Technology
Why it’s Time to Invest in Digital Oil?
Why digital now?

New technological developments have consistently pushed oil and gas operators into new frontiers — deeper waters, more remote reservoirs and unconventional plays — that were once out of reach. While advances have spanned the value chain, horizontal drilling and hydraulic fracturing unlocking shale resources played a major role in creating the oversupply responsible for the market shift and resulting in low crude prices.
The shift to abundance from the peak oil concerns of the not-too-distant past and the slow demand growth has reset oil and gas prices to lower levels and created a mandate for oil and gas companies to focus aggressively on both capital and operational efficiency to reduce costs.
Transformational shifts will be required to adjust to this new normal; the standard approach to downturns is not sufficient. Dramatic changes in business models, workflows, talent and technology across the hydrocarbon value chain are necessary to improve response to market signals and maximize efficiency.
Digital solutions that support this new approach are how the oil and gas industry will transform to succeed both today and in the future.
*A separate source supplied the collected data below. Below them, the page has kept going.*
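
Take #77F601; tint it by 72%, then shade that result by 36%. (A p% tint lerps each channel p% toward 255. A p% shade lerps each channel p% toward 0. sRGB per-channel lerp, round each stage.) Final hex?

#77F601 is rgb(119, 246, 1).
A 72% tint moves each channel 72% toward 255:
  R: 119 + 97.92 = 216.92 → 217
  G: 246 + 0.72×(255−246) = 246 + 6.48 = 252.48 → 252
  B: 1 + 0.72×(255−1) = 1 + 182.88 = 183.88 → 184
After the tint: rgb(217, 252, 184) = #D9FCB8.
Per channel, c → c + 0.36(0 − c):
  R: 217 − 78.12 = 138.88 → 139
  G: 252 − 90.72 = 161.28 → 161
  B: 184 + 0.36×(0−184) = 184 − 66.24 = 117.76 → 118
rgb(139, 161, 118) = #8BA176.

#8BA176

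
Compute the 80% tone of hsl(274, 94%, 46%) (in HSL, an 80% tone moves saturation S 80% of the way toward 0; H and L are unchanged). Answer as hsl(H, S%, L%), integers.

S moves 80% from 94 toward 0: 94 − 75.2 = 18.8 → 19.
H and L are unchanged.

hsl(274, 19%, 46%)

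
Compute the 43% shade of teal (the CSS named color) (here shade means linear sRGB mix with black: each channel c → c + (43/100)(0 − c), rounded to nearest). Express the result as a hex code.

#004949

CSS teal is rgb(0, 128, 128).
A 43% shade moves each channel 43% toward 0:
  R: 0 + 0.43×(0−0) = 0 + 0 = 0 → 0
  G: 128 + 0.43×(0−128) = 128 − 55.04 = 72.96 → 73
  B: 128 + 0.43×(0−128) = 128 − 55.04 = 72.96 → 73
rgb(0, 73, 73) = #004949.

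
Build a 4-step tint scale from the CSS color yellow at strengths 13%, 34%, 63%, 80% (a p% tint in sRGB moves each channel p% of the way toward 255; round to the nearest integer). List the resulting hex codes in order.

CSS yellow is rgb(255, 255, 0).
13%: (255→255, 255→255, 0 + 33.15 = 33.15→33) → #ffff21
34%: (255→255, 255→255, 0 + 86.7 = 86.7→87) → #ffff57
63%: (255→255, 255→255, 0 + 160.65 = 160.65→161) → #ffffa1
80%: (255→255, 255→255, 0 + 204 = 204→204) → #ffffcc

#ffff21, #ffff57, #ffffa1, #ffffcc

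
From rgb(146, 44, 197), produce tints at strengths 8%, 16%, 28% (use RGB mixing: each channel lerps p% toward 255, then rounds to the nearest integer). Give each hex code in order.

8%: (146 + 8.72 = 154.72→155, 44 + 16.88 = 60.88→61, 197 + 4.64 = 201.64→202) → #9B3DCA
16%: (146 + 17.44 = 163.44→163, 44 + 33.76 = 77.76→78, 197 + 9.28 = 206.28→206) → #A34ECE
28%: (146 + 30.52 = 176.52→177, 44 + 59.08 = 103.08→103, 197 + 16.24 = 213.24→213) → #B167D5

#9B3DCA, #A34ECE, #B167D5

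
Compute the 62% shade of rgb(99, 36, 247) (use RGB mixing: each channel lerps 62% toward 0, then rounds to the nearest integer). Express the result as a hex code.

Per channel, c → c + 0.62(0 − c):
  R: 99 + 0.62×(0−99) = 99 − 61.38 = 37.62 → 38
  G: 36 + 0.62×(0−36) = 36 − 22.32 = 13.68 → 14
  B: 247 − 153.14 = 93.86 → 94
rgb(38, 14, 94) = #260e5e.

#260e5e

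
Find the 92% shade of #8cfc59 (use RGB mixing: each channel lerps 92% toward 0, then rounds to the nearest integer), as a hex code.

#8cfc59 is rgb(140, 252, 89).
Per channel, c → c + 0.92(0 − c):
  R: 140 + 0.92×(0−140) = 140 − 128.8 = 11.2 → 11
  G: 252 + 0.92×(0−252) = 252 − 231.84 = 20.16 → 20
  B: 89 + 0.92×(0−89) = 89 − 81.88 = 7.12 → 7
rgb(11, 20, 7) = #0b1407.

#0b1407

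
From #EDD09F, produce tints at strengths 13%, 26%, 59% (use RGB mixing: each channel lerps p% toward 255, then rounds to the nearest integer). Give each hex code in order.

#EFD6AB, #F2DCB8, #F8ECD8

#EDD09F is rgb(237, 208, 159).
13%: (237 + 2.34 = 239.34→239, 208 + 6.11 = 214.11→214, 159 + 12.48 = 171.48→171) → #EFD6AB
26%: (237 + 4.68 = 241.68→242, 208 + 12.22 = 220.22→220, 159 + 24.96 = 183.96→184) → #F2DCB8
59%: (237 + 10.62 = 247.62→248, 208 + 27.73 = 235.73→236, 159 + 56.64 = 215.64→216) → #F8ECD8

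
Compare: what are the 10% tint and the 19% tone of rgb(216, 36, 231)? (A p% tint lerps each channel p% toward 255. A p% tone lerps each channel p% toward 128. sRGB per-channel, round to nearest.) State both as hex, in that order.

10% tint:
  R: 216 + 0.1×(255−216) = 216 + 3.9 = 219.9 → 220
  G: 36 + 0.1×(255−36) = 36 + 21.9 = 57.9 → 58
  B: 231 + 2.4 = 233.4 → 233
  → #dc3ae9
19% tone:
  R: 216 − 16.72 = 199.28 → 199
  G: 36 + 0.19×(128−36) = 36 + 17.48 = 53.48 → 53
  B: 231 − 19.57 = 211.43 → 211
  → #c735d3

#dc3ae9, #c735d3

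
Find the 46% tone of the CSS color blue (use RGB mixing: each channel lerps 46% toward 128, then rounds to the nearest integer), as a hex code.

#3b3bc5

CSS blue is rgb(0, 0, 255).
Per channel, c → c + 0.46(128 − c):
  R: 0 + 58.88 = 58.88 → 59
  G: 0 + 58.88 = 58.88 → 59
  B: 255 − 58.42 = 196.58 → 197
rgb(59, 59, 197) = #3b3bc5.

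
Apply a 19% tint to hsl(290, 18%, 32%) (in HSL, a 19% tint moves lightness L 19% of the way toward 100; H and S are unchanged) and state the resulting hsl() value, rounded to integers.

hsl(290, 18%, 45%)

L moves 19% from 32 toward 100: 32 + 12.92 = 44.92 → 45.
H and S are unchanged.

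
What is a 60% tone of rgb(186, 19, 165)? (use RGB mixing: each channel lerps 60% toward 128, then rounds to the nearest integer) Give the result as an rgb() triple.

Per channel, c → c + 0.6(128 − c):
  R: 186 − 34.8 = 151.2 → 151
  G: 19 + 65.4 = 84.4 → 84
  B: 165 − 22.2 = 142.8 → 143

rgb(151, 84, 143)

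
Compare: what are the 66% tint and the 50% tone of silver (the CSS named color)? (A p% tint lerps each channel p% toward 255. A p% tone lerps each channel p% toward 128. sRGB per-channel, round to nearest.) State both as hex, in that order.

CSS silver is rgb(192, 192, 192).
66% tint:
  R: 192 + 0.66×(255−192) = 192 + 41.58 = 233.58 → 234
  G: 192 + 0.66×(255−192) = 192 + 41.58 = 233.58 → 234
  B: 192 + 41.58 = 233.58 → 234
  → #EAEAEA
50% tone:
  R: 192 + 0.5×(128−192) = 192 − 32 = 160 → 160
  G: 192 + 0.5×(128−192) = 192 − 32 = 160 → 160
  B: 192 − 32 = 160 → 160
  → #A0A0A0

#EAEAEA, #A0A0A0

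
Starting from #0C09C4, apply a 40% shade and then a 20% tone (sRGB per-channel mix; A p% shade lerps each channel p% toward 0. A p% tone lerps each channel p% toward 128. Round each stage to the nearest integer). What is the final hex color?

#1F1E78

#0C09C4 is rgb(12, 9, 196).
A 40% shade moves each channel 40% toward 0:
  R: 12 − 4.8 = 7.2 → 7
  G: 9 + 0.4×(0−9) = 9 − 3.6 = 5.4 → 5
  B: 196 + 0.4×(0−196) = 196 − 78.4 = 117.6 → 118
After the shade: rgb(7, 5, 118) = #070576.
Per channel, c → c + 0.2(128 − c):
  R: 7 + 24.2 = 31.2 → 31
  G: 5 + 0.2×(128−5) = 5 + 24.6 = 29.6 → 30
  B: 118 + 2 = 120 → 120
rgb(31, 30, 120) = #1F1E78.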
With true digital transformation, opportunities are created to connect disparate operations across organizations, creating a tipping point and delivering real value for the investment. Digitalizing across an organization can break down silos and build bridges from the islands of excellence to allow digital innovation to permeate the whole organization.
Challenges still abound — how can companies justify the investment, given the constant influx of new digital applications and during a time when companies need to be extremely selective in their spending? The short answer is to start by deploying digital in areas where the technology can affect the cost curve in the short term and deliver immediate results.
Digital imperative — the convergence of supply and demand
The oil and gas industry may not have embraced enterprise-wide digitalization yet, but it’s far from a technology-adverse industry. Until recently, most of the technology has been focused belowground — finding oil and gas and getting it out of the ground as quickly as possible. When it comes to applying technologies to business operations, the industry often falls short.
Many oil and gas companies exist as islands of technical excellence. Technology advances and engineering brilliance exist in silos, rather than being fully disseminated and embraced by the enterprise as a whole. And one doesn’t have to look too hard in most companies to find business operations that still employ outdated means of data entry — manually keying numbers into a spreadsheet — simply because that is the way it has always been done. Innovation is typically focused at the well site.
This traditional mindset is costly and inefficient, particularly in today’s sustained low oil price environment. Many companies have already scaled back their workforce, slashed budgets and pushed their suppliers for price reductions. Adapting to this new normal state in market fundamentals, companies are taking a hard look at their operating models and asking themselves how they can change to survive.